There is no question that a statute may vest exclusive original jurisdiction in an administrative agency over certain disputes and controversies falling within the agency’s special expertise. For example, the constitutionality of such grant of exclusive jurisdiction to the Housing and Land Use Regulatory Board over cases involving the sale of lots in commercial subdivisions was upheld in Tropical Homes Inc. v. National Housing Authority (152 SCRA 540 [1987]) and again sustained in a later decision in Antipolo Realty Corporation v. National Housing Authority (153 SCRA 399 [1987]) where the Supreme Court restated that the HLURB shall have exclusive jurisdiction to regulate the real estate trade and business in accordance with the terms of PD 957 which defines the quantum of judicial or quasi-judicial powers of the said agency.

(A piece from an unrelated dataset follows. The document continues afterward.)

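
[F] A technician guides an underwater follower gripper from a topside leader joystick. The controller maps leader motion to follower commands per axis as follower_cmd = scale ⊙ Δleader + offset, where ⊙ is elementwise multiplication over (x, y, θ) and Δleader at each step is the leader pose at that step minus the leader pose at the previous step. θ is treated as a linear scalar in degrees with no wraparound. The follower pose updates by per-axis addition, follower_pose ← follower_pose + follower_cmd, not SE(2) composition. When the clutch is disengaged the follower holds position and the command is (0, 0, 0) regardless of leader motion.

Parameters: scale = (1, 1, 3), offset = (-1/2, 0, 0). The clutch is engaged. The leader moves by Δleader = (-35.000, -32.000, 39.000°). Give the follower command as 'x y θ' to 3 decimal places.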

As a result, the HLURB, in the exercise of its powers and functions, is authorized to interpret and apply contracts, determine the rights of the parties under these contracts, and even award damages, such as moral and exemplary, whenever appropriate. Thus, it has been held that one of the thrusts of the multiplication of administrative agencies is the interpretation of such contracts and agreements and that the determination of private rights under these agreements is no longer a uniquely judicial function.

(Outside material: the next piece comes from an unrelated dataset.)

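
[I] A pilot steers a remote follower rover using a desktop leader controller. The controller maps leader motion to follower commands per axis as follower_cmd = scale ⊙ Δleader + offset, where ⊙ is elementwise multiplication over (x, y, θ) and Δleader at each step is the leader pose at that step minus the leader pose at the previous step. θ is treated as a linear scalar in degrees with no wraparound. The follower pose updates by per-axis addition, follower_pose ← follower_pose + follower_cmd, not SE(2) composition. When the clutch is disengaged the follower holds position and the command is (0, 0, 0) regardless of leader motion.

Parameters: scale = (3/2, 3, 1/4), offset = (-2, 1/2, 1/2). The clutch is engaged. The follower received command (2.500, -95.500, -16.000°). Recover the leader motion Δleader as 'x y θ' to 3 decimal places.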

Moreover, if a remedy is very much available within the administrative machinery of the administrative agency, then this alternative should first be utilized before resort can be made to the courts, not only to give the administrative agency the opportunity to decide the matter by itself correctly, but also to avoid the very pernicious evil the doctrine itself seeks to prevent – the unnecessary and premature resort to courts and the clogging of its dockets.

It is also important to note that the primordial effect of non-compliance and failure to exhaust administrative remedies is that it deprives the complainants of a cause of action, which is, under the Rules of Court, a ground for a motion to dismiss.  Such failure, therefore, is fatal and calls for the dismissal of the case.